Our study, however, is not without limitations. Primarily, our research focused on the impact of Ferrostatin-1 on ferroptosis. While we effectively demonstrated the direct anti-ferroptosis activity of Ferrostatin-1, we did not probe its potential influence on other types of cell death such as autophagy and necroptosis. Additionally, the specific mechanism through which Ferrostatin-1 modulates the PI3K pathway requires further investigation. The murine model of AKI is frequently used to study acute kidney injury in humans. It involves the induction of kidney injury in mice using nephrotoxic agents, ischemia-reperfusion injury, cecal ligation and puncture (CLP), or genetic modifications. This model offers a certain degree of reproducibility, thus enabling consistent results across multiple experiments under identical conditions. Despite its utility in studying kidney injury, the murine AKI model presents several limitations and challenges, including variability in the animal’s response to the injury and potential discrepancies between murine and human kidney physiology (Gao et al., 2016). Furthermore, despite the model’s valuable contributions, it may not entirely encompass the complexity and heterogeneity of human AKI. Consequently, it’s essential to bolster animal studies with clinical research and validation. In conclusion, while the AKI mouse model offers valuable insights for kidney disease research, its limitations in reproducibility and relevance need to be acknowledged.

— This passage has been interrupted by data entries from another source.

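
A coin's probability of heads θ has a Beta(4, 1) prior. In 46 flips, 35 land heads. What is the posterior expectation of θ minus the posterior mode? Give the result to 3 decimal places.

-0.011

Posterior: Beta(4+35, 1+11) = Beta(39, 12).
Mode = (39−1)/(39+12−2) = 38/49 = 0.776.
Mean = 39/(39+12) = 39/51 = 0.765.
Difference = 0.765 − 0.776 = -0.011.
The mean is pulled below the mode by the posterior's left skew.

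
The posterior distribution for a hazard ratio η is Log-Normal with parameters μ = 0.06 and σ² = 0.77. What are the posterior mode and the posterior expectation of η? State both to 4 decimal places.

Mode = exp(μ − σ²) = exp(-0.71) = 0.4916.
Mean = exp(μ + σ²/2) = exp(0.445) = 1.5605.
Right-skewed posterior ⇒ mode < mean.

MAP = 0.4916; posterior mean = 1.5605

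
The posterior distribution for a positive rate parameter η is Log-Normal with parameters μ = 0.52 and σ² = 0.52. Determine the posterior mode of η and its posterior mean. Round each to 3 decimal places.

Mode = exp(μ − σ²) = exp(0.00) = 1.000.
Mean = exp(μ + σ²/2) = exp(0.780) = 2.181.

MAP: 1.000. Posterior mean: 2.181.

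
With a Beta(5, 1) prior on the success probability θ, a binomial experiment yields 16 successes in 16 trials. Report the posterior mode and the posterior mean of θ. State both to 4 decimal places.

Posterior: Beta(5+16, 1+0) = Beta(21, 1).
Since β = 1 ≤ 1 and α > 1, the Beta density is monotone increasing on [0,1]; the mode is at 1.
Mean = 21/(21+1) = 0.9545.

posterior mode = 1.0000, posterior mean = 0.9545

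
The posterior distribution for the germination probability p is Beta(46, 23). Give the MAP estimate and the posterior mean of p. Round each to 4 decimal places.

Mode = (46−1)/(46+23−2) = 45/67 = 0.6716.
Mean = 46/(46+23) = 46/69 = 0.6667.
Mode > mean: the posterior has a left tail.

MAP estimate = 0.6716, posterior mean = 0.6667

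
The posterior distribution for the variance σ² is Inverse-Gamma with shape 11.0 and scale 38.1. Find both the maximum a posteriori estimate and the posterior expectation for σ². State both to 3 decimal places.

Mode = β/(α+1) = 38.1/12.0 = 3.175.
Mean = β/(α−1) = 38.1/10.0 = 3.810.
The mean is pulled above the mode by the posterior's right skew.

MAP: 3.175. Posterior mean: 3.810.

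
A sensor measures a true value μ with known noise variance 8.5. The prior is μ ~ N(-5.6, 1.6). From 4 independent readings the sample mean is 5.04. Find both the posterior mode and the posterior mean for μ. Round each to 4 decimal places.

Posterior for μ is Normal. Precision-weighted mean: (1/1.6·-5.6 + 4/8.5·5.04) / (1/1.6 + 4/8.5) = -1.0298.
A Normal posterior is symmetric, so mode = mean.

MAP: -1.0298. Posterior mean: -1.0298.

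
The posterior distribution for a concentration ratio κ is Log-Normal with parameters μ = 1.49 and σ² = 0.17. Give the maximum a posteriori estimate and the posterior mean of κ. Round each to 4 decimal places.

Mode = exp(μ − σ²) = exp(1.32) = 3.7434.
Mean = exp(μ + σ²/2) = exp(1.575) = 4.8307.

MAP = 3.7434; posterior mean = 4.8307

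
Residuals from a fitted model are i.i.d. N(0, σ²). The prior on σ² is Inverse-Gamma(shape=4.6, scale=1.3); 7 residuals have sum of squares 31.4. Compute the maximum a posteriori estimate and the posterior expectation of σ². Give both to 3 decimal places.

Posterior: Inverse-Gamma(shape = 4.6+7/2 = 8.1, scale = 1.3+31.4/2 = 17.0).
Mode = β/(α+1) = 17.0/9.1 = 1.868.
Mean = β/(α−1) = 17.0/7.1 = 2.394.

MAP = 1.868, posterior mean = 2.394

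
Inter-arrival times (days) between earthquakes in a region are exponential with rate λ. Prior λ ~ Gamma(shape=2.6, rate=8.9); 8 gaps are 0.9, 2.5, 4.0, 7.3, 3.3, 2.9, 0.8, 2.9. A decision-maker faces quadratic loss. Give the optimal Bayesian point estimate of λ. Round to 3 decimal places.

Σ times = 24.6. Posterior: Gamma(shape = 2.6+8 = 10.6, rate = 8.9+24.6 = 33.5).
Mode = (α−1)/β = 9.6/33.5 = 0.287.
Mean = α/β = 10.6/33.5 = 0.316.
Quadratic loss ⇒ the optimal estimator is the posterior mean.

0.316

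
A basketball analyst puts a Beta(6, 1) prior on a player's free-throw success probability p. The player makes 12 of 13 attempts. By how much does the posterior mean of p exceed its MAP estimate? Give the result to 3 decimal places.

-0.044

Posterior: Beta(6+12, 1+1) = Beta(18, 2).
Mode = (18−1)/(18+2−2) = 17/18 = 0.944.
Mean = 18/(18+2) = 18/20 = 0.900.
Difference = 0.900 − 0.944 = -0.044.
Left-skewed posterior ⇒ mean < mode.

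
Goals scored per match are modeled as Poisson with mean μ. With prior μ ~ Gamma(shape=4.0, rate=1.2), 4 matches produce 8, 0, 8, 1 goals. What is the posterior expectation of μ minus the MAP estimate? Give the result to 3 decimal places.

0.192

Σ counts = 17. Posterior: Gamma(shape = 4.0+17 = 21.0, rate = 1.2+4 = 5.2).
Mode = (α−1)/β = 20.0/5.2 = 3.846.
Mean = α/β = 21.0/5.2 = 4.038.
Difference = 4.038 − 3.846 = 0.192.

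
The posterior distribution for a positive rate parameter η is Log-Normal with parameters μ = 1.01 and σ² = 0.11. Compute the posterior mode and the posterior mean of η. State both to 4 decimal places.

MAP: 2.4596. Posterior mean: 2.9008.

Mode = exp(μ − σ²) = exp(0.90) = 2.4596.
Mean = exp(μ + σ²/2) = exp(1.065) = 2.9008.
The mean is pulled above the mode by the posterior's right skew.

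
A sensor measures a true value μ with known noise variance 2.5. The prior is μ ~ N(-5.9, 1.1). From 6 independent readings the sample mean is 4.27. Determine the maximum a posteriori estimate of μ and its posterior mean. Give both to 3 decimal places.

Posterior for μ is Normal. Precision-weighted mean: (1/1.1·-5.9 + 6/2.5·4.27) / (1/1.1 + 6/2.5) = 1.476.
A Normal posterior is symmetric, so mode = mean.

maximum a posteriori estimate = 1.476, posterior mean = 1.476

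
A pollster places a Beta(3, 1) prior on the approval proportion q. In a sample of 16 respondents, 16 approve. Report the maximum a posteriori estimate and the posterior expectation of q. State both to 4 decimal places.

Posterior: Beta(3+16, 1+0) = Beta(19, 1).
Since β = 1 ≤ 1 and α > 1, the Beta density is monotone increasing on [0,1]; the mode is at 1.
Mean = 19/(19+1) = 0.9500.
Left-skewed posterior ⇒ mean < mode.

q_MAP = 1.0000, E[q|data] = 0.9500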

Comprehensive analyses and interpretations should be conducted in conjunction with clinical data from humans.
Conclusions
In summary, AKI triggers ferroptosis by increasing iron contents and lipid peroxidation. Ferrostatin-1, acting as a ferroptosis inhibitor, enhances antioxidant capacity and effectively alleviates AKI by inducing the gene expression of lipid metabolism enzymes within the PI3K pathway. This study offers compelling evidence supporting the potential application of ferrostatin-1 in the treatment of AKI.